Ex-assessor questiona a celeridade da instrução durante o recesso
O ex-assessor especial da Presidência da República Filipe Martins protagonizou um embate com o juiz auxiliar Rafael Henrique, do Supremo Tribunal Federal (STF), durante interrogatório em um processo relacionado a supostas violações de direitos fundamentais.
O magistrado pediu repetidas vezes que o depoente fosse “mais objetivo”, enquanto Martins insistiu em registrar o que classificou como obstáculos ao exercício da ampla defesa e violações de direitos durante sua prisão.
Martins afirmou que, durante parte do período em que esteve preso, permaneceu em uma cela sem iluminação, condição que, segundo ele, é vedada pela Lei de Execução Penal e poderia caracterizar tortura.
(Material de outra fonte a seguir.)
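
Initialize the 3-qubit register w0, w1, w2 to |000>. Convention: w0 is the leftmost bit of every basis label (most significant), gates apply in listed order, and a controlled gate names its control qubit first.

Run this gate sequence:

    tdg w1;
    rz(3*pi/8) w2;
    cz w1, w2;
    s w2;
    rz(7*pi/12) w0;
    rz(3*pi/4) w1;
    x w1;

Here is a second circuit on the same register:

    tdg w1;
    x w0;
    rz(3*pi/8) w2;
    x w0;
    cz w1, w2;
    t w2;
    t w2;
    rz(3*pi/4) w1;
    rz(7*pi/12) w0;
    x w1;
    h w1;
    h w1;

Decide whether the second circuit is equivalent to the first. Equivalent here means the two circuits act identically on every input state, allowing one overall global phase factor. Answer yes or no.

Yes: on every input state the two circuits agree up to one overall phase factor.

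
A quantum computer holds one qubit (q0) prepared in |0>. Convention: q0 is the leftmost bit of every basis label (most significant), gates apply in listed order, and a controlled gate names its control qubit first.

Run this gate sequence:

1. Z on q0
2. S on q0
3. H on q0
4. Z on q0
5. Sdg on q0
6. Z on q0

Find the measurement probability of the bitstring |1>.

The probability of measuring |1> is 1/2.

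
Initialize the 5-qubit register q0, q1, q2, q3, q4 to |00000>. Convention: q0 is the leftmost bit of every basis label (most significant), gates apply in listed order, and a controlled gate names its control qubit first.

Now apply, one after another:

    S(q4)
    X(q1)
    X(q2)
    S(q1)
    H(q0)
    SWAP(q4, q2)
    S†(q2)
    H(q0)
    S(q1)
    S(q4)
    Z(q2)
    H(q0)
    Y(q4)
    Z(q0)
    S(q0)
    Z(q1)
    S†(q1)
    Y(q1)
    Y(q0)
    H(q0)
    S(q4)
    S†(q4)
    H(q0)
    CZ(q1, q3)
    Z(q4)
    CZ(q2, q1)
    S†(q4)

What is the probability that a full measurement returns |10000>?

Outcome |10000> occurs with probability 1/2. Key observation: steps 20-23 multiply out to the identity, so the circuit reduces to the remaining gates.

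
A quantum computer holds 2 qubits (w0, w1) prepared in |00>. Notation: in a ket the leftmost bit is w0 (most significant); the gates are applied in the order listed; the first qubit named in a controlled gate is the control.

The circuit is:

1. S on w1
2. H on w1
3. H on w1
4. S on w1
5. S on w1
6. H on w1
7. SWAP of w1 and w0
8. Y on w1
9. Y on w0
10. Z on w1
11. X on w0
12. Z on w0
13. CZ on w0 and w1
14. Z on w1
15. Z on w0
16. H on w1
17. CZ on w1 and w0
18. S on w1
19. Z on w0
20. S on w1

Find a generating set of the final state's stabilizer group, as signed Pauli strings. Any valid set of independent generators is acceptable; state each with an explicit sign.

The final state is stabilized by the group generated by -XZ, +ZX; other independent generating sets are equally valid.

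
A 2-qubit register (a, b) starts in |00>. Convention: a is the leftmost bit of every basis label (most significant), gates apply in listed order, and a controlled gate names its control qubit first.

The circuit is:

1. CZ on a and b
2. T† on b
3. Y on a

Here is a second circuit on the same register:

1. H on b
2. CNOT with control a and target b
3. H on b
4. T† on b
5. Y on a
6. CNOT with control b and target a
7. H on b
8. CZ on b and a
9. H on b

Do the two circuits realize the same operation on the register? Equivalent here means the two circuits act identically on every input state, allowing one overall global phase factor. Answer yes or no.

No, they are not equivalent — no single phase factor reconciles the two unitaries.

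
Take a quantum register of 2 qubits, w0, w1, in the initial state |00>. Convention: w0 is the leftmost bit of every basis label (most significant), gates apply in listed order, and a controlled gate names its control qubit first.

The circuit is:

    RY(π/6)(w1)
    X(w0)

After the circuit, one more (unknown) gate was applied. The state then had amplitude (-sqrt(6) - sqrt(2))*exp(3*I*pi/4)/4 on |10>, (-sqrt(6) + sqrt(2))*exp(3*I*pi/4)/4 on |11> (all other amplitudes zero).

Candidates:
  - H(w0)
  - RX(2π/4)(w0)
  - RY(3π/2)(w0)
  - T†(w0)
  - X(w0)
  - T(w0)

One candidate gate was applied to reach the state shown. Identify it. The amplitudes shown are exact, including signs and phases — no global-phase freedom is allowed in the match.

It was T†(w0) that produced the state shown.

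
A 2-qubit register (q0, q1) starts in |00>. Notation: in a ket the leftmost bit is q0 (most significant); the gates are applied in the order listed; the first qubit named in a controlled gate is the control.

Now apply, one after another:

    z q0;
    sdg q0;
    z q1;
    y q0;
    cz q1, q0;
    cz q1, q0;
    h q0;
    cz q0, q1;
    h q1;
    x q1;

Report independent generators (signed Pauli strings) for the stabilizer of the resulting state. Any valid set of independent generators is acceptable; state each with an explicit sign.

The final state is stabilized by the group generated by -XI, +IX; other independent generating sets are equally valid.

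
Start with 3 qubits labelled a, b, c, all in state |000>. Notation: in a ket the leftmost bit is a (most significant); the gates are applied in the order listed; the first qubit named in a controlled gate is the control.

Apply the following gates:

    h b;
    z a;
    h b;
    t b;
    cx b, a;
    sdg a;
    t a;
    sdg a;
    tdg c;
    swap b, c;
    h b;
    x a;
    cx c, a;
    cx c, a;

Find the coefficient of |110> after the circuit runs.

The amplitude on |110> is sqrt(2)/2. Key observation: the block from step 13 through step 14 cancels to the identity and can be dropped.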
Ele mencionou a existência de registros para eventual verificação do fato.
O juiz auxiliar respondeu que o ponto já estava consignado nos autos e solicitou que o interrogatório prosseguisse para que a Procuradoria-Geral da República (PGR) e a defesa pudessem formular perguntas.
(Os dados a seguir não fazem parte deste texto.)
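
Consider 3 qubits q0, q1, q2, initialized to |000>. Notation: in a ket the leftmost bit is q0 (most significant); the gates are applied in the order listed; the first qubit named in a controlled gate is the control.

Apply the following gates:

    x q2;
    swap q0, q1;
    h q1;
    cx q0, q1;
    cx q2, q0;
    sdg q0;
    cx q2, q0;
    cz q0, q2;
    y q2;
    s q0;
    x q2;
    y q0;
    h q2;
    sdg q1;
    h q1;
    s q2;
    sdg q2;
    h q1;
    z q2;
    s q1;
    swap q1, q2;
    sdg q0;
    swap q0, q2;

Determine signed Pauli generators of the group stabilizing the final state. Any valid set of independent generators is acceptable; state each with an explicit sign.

One valid set of independent stabilizer generators is +XII, +IXI, -IIZ (any independent generating set of the same group is equally correct). Key observation: the block from step 15 through step 18 cancels to the identity and can be dropped.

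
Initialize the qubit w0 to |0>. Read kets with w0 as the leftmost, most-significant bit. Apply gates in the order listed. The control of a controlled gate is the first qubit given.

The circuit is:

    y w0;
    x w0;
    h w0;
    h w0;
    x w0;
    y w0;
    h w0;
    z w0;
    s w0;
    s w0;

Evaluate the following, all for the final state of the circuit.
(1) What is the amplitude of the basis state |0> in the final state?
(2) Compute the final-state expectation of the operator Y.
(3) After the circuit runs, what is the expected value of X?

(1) The final state's coefficient on |0> equals sqrt(2)/2. Key observation: gates 1-6 undo each other exactly, leaving only the rest of the circuit to track.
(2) The expectation value of Y is 0.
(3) The expectation value of X is 1.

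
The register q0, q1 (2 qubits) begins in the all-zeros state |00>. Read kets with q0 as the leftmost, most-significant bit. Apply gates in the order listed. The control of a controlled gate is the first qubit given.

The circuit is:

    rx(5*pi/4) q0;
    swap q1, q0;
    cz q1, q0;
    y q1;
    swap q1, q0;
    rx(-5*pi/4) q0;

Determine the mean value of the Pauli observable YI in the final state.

The expectation value of YI is -1.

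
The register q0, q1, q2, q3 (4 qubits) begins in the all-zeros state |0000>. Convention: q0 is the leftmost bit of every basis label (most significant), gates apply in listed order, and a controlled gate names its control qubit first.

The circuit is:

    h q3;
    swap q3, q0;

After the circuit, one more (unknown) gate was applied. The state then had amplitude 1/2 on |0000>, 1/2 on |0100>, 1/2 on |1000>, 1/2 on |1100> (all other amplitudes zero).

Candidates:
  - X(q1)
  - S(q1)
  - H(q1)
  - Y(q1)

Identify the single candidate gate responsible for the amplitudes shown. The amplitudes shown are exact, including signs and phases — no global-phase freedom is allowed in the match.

It was H(q1) that produced the state shown.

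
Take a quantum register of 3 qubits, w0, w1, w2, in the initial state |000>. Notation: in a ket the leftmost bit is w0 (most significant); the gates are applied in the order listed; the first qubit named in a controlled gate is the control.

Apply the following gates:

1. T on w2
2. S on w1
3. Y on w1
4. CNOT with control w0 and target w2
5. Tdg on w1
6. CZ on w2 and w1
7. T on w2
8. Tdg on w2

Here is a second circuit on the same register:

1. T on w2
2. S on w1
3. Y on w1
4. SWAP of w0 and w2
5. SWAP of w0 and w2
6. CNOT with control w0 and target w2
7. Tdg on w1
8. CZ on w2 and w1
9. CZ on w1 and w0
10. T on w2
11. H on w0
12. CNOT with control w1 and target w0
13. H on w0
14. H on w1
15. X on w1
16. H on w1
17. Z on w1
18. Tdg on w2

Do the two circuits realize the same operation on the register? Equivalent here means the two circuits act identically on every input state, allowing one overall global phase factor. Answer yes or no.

Yes, they are equivalent — the unitaries differ by at most a global phase.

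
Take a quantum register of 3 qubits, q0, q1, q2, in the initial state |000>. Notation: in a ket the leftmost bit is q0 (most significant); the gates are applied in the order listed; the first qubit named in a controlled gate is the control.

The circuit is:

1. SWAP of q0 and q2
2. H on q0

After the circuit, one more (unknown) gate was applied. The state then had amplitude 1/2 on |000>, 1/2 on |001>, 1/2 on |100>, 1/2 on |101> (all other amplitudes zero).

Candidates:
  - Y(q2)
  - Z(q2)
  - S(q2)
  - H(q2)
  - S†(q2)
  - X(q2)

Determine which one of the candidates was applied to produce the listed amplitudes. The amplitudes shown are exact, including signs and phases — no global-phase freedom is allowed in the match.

It was H(q2) that produced the state shown.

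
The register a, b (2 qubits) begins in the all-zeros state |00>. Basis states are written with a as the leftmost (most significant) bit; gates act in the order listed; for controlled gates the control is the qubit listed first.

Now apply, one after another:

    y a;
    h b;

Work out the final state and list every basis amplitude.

The resulting statevector has amplitude 0 on |00>, 0 on |01>, sqrt(2)*I/2 on |10>, sqrt(2)*I/2 on |11>.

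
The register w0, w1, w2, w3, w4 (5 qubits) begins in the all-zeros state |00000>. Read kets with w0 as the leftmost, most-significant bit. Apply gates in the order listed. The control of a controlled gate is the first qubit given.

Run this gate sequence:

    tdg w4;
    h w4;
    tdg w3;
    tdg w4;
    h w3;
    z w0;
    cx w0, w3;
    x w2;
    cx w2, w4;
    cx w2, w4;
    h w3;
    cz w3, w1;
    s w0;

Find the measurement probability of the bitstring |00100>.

A full measurement returns |00100> with probability 1/2. Key observation: steps 9-10 multiply out to the identity, so the circuit reduces to the remaining gates.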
O ex-assessor também afirmou que, “enquanto estava preso na solitária”, enfrentou condições adversas. Nesse momento, o juiz Rafael Henrique interrompeu e afirmou: “A defesa tem o direito de falsear a verdade. Não estou imputando ao senhor, estou deixando isso bem claro. Nós não temos o crime de perjúrio no Brasil”. A intervenção buscou manter o foco do depoimento, evitando prolongamentos.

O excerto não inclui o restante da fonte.